Thursday, July 11, 2013

Adoption Outcomes of by Same Sex Parents and Heterosexual Parents

There is an interesting study from the Williams Institute, at UCLA, comparing the adoption outcomes of same sex and heterosexual couples.  It’s quite an exhaustive study.  The complete version is here, and a  quick summary is here.

The main conclusions were that preparedness for adoption, mental health of parents, and the strength of the parents’ relationship with each other all impacted the development of the children;  the parents’ sexual orientation did not.

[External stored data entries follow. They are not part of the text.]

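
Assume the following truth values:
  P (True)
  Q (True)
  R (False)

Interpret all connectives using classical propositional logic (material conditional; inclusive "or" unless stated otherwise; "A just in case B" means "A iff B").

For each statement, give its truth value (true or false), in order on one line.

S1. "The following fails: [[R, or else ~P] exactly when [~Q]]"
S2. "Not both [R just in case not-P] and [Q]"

S1 False / S2 False

S1: Parsed as ¬((R ∨ ¬P) ↔ ¬Q)

¬P = ¬T = F
R ∨ ¬P = F ∨ F = F
¬Q = ¬T = F
(R ∨ ¬P) ↔ ¬Q = F ↔ F = T
¬((R ∨ ¬P) ↔ ¬Q) = ¬T = F
Hence S1 is false.

S2: Formalization: (R ↔ ¬P) ↑ Q

¬P = ¬T = F
R ↔ ¬P = F ↔ F = T
(R ↔ ¬P) ↑ Q = T ↑ T = F
So S2 is false.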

The mantra that children need a mother and a father in the home to do well is the main one I hear now from the anti-gay marriage groups.  This study disproves that—at least as far as children in their early years. 

The study used internalizing and externalizing scores to measure children’s outcomes.  A child with high externalizing scores is a child who acts out and exhibits behavior problems.  A child with high internalizing scores keeps everything inside and is prone to depression, phobias, etc.   I wasn’t familiar with the way of evaluating children’s mental health but found it very persuasive.  It’s probably a good way of evaluating anyone’s mental health.

At any rate, an interesting, important study.  Perhaps it will relieve the minds of people sincerely concerned about how the legality of same-sex marriage will affect the well-being of children.